Anticipation had been shining from his eyes when she arrived home a few days later after talking to Freddy about the estate. ‘Straightforward, is it, the will?’
Diane hung up her camel-coloured coat. ‘Very.’ She turned, slowly, slowly, reluctant to face him. ‘I’m not in it.’
His face turned to stone. ‘You’re joking.’
Her hair was up behind her head, tightly, making her head ache. She began to drag out the clips, her scalp prickling as the strands unwound. ‘It’s all there in black-and-white. The whole lot goes to Freddy. Freddy’s embarrassed.’ She reached over to her coat and extracted paperwork from one of the large front pockets, tossing it on the table between them. ‘He’s even provided me with literature about how to contest a will under the Inheritance Act.’
Gareth snatched at the papers, relief sweeping his face. ‘That’s very fair of him. Your dad was always investing in things, wasn’t he? He must have been worth a few bob.’
‘Oh yes. The estate is valued at about two million, including the house.’ She dropped down into a chair. Nausea had held her throat in its hands for most of the day as she’d tried to come to terms with what her parents had done. She was weak with disbelief. Grief. And such bitter disappointment, not over the money that had been withheld, but the love.
Gareth’s face flushed. ‘My God, we’re millionaires, bar the formalities. Fucking millionaires! We’d better get a solicitor. How long do you think it’ll all take?’
‘I’m not contesting the will. Freddy has offered to cut me in for half. All he has to do is sign a thing called a deed of post-death variation.’
Gareth sank into his chair. ‘You gave me a few nasty moments. But there you are, it’ll be sorted in a few weeks. Freddy’s all right, we might’ve known he wouldn’t try and snaffle the lot.’
Diane stared. Blinded by pound signs, Gareth wasn’t getting the point. Fury burned in her gullet and she spoke the words that changed her world and had made their marriage, for the past ten years, an empty thing. ‘I refused. My parents have disinherited me. I don’t want their stinking money.’
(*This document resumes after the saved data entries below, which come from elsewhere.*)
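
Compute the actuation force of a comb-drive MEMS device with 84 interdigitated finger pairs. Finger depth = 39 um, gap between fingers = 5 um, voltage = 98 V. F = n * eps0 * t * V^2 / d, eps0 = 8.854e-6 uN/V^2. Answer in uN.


Step 1: Parameters: n=84, eps0=8.854e-6 uN/V^2, t=39 um, V=98 V, d=5 um
Step 2: V^2 = 9604
Step 3: F = 84 * 8.854e-6 * 39 * 9604 / 5
F = 55.714 uN


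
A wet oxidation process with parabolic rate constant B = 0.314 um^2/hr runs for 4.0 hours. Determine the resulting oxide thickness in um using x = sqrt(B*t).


Step 1: Compute B*t = 0.314 * 4.0 = 1.256
Step 2: x = sqrt(1.256)
x = 1.121 um


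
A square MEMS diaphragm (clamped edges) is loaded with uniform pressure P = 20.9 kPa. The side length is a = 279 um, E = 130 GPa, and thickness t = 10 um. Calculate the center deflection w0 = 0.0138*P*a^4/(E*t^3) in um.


Step 1: Convert pressure to compatible units (E is in GPa, so P in GPa).
P = 20.9 kPa = 20.9e-6 GPa
Step 2: Compute numerator: 0.0138 * P * a^4.
a^4 = 279^4 = 6059221281
numerator = 0.0138 * 20.9e-6 * 6059221281 = 1.7476e+03
Step 3: Compute denominator: E * t^3 = 130 * 10^3 = 130000
Step 4: w0 = numerator / denominator = 1.7476e+03 / 130000 = 0.0134 um


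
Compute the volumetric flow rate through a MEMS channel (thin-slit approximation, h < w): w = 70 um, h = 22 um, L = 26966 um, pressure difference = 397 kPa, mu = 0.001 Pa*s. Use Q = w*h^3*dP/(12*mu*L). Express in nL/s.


Step 1: Convert all dimensions to SI (meters).
w = 70e-6 m, h = 22e-6 m, L = 26966e-6 m, dP = 397e3 Pa
Step 2: Q = w * h^3 * dP / (12 * mu * L)
Q = 70e-6 * (22e-6)^3 * 397e3 / (12 * 0.001 * 26966e-6) = 9.1444758e-10 m^3/s
Step 3: Convert Q from m^3/s to nL/s (1 m^3 = 1e12 nL, so multiply by 1e12).
Q = 914.448 nL/s


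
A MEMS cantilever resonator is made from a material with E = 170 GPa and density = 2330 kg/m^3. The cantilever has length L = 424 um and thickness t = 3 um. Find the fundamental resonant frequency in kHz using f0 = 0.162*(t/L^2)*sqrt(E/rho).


Step 1: Convert units to SI.
t_SI = 3e-6 m, L_SI = 424e-6 m
Step 2: Calculate sqrt(E/rho).
sqrt(170e9 / 2330) = 8541.74 m/s
Step 3: Compute f0.
f0 = 0.162 * 3e-6 / (424e-6)^2 * 8541.74 = 23091.4 Hz = 23.09 kHz


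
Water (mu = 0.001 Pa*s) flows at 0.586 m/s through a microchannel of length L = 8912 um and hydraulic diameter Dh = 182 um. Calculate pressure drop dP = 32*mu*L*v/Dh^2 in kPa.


Step 1: Convert to SI: L = 8912e-6 m, Dh = 182e-6 m
Step 2: dP = 32 * 0.001 * 8912e-6 * 0.586 / (182e-6)^2
Step 3: dP = 5045.22 Pa
Step 4: Convert to kPa: dP = 5.05 kPa


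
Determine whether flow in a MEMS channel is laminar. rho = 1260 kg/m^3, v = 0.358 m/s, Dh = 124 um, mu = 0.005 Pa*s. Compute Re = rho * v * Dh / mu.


Step 1: Convert Dh to meters: Dh = 124e-6 m
Step 2: Re = rho * v * Dh / mu
Re = 1260 * 0.358 * 124e-6 / 0.005
Re = 11.187
Since Re = 11.187 is below ~2300, the flow is laminar.


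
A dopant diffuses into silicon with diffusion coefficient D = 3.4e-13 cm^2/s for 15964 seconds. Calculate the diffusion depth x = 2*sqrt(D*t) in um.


Step 1: Compute D*t = 3.4e-13 * 15964 = 5.42776e-09 cm^2
Step 2: sqrt(D*t) = 7.36733e-05 cm
Step 3: x = 2 * 7.36733e-05 cm = 1.473466e-04 cm
Step 4: Convert to um (1 cm = 1e4 um): x = 1.473 um


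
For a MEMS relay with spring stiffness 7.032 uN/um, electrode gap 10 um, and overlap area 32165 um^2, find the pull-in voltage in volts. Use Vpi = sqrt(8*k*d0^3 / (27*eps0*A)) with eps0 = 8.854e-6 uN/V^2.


Step 1: Compute numerator: 8 * k * d0^3 = 8 * 7.032 * 10^3 = 56256.0
Step 2: Compute denominator: 27 * eps0 * A = 27 * 8.854e-6 * 32165 = 7.689301
Step 3: Vpi = sqrt(56256.0 / 7.689301)
Vpi = 85.53 V


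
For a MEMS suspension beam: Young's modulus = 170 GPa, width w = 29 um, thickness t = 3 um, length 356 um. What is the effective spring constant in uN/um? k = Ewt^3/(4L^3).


Step 1: Convert E to consistent units (1 GPa = 1000 uN/um^2).
E = 170 GPa = 170000 uN/um^2
Step 2: Compute t^3 = 3^3 = 27
Step 3: Compute L^3 = 356^3 = 45118016
Step 4: k = 170000 * 29 * 27 / (4 * 45118016)
k = 0.7376 uN/um


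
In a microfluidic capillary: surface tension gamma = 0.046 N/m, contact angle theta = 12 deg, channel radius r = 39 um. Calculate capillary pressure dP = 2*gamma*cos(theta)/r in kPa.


Step 1: cos(12 deg) = 0.9781
Step 2: Convert r to m: r = 39e-6 m
Step 3: dP = 2 * 0.046 * 0.9781 / 39e-6 = 2307.3 Pa
Step 4: Convert Pa to kPa (divide by 1000).
dP = 2.31 kPa


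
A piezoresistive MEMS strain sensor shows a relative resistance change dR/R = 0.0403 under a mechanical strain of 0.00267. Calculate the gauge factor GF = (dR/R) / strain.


Step 1: Identify values.
dR/R = 0.0403, strain = 0.00267
Step 2: GF = (dR/R) / strain = 0.0403 / 0.00267
GF = 15.1


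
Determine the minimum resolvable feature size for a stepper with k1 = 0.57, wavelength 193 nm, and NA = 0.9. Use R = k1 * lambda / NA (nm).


Step 1: Identify values: k1 = 0.57, lambda = 193 nm, NA = 0.9
Step 2: R = k1 * lambda / NA
R = 0.57 * 193 / 0.9
R = 122.2 nm


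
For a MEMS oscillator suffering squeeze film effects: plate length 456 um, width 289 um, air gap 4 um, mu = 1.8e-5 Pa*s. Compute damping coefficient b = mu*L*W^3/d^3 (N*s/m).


Step 1: Convert to SI.
L = 456e-6 m, W = 289e-6 m, d = 4e-6 m
Step 2: W^3 = (289e-6)^3 = 2.41e-11 m^3
Step 3: d^3 = (4e-6)^3 = 6.40e-17 m^3
Step 4: b = 1.8e-5 * 456e-6 * 2.41e-11 / 6.40e-17
b = 3.10e-03 N*s/m


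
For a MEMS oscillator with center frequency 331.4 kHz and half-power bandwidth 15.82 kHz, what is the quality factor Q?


Step 1: Q = f0 / bandwidth
Step 2: Q = 331.4 / 15.82
Q = 20.9


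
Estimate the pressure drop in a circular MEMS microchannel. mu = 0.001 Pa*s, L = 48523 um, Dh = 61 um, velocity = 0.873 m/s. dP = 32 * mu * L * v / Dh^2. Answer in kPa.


Step 1: Convert to SI: L = 48523e-6 m, Dh = 61e-6 m
Step 2: dP = 32 * 0.001 * 48523e-6 * 0.873 / (61e-6)^2
Step 3: dP = 364294.15 Pa
Step 4: Convert to kPa: dP = 364.29 kPa


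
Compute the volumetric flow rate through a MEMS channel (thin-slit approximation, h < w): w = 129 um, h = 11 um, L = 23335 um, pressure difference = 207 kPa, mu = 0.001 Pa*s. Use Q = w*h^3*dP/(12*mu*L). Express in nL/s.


Step 1: Convert all dimensions to SI (meters).
w = 129e-6 m, h = 11e-6 m, L = 23335e-6 m, dP = 207e3 Pa
Step 2: Q = w * h^3 * dP / (12 * mu * L)
Q = 129e-6 * (11e-6)^3 * 207e3 / (12 * 0.001 * 23335e-6) = 1.2692555e-10 m^3/s
Step 3: Convert Q from m^3/s to nL/s (1 m^3 = 1e12 nL, so multiply by 1e12).
Q = 126.926 nL/s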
It was fully ten seconds before he spoke, his eyes horrified. ‘Don’t be stupid,’ he managed eventually, hoarse in disbelief. ‘Don’t be bloody stupid! Money, even some money, even if you only accept forty per cent, or twenty, it’ll make all the difference to our lives. We’re still talking hundreds of thousands, Diane. It’s your right, it’s your inheritance. It’s yours! Don’t you see? Taking the money is the very thing to do because they don’t want you to have it. We’ll be getting back at them.’
Her guts melted with misery as his voice climbed, but she didn’t waver. ‘I have my pride, Gareth.’
And then he was lunging across the table, roaring into her face. ‘ We can’t afford fucking pride ! You’re entitled to that money. Pride’s all very well for you but it’s me who’s working my balls off, scrounging for every hour of overtime.’
Tears flooded from her eyes but she hadn’t wavered. ‘They’re my parents and it’s my decision.’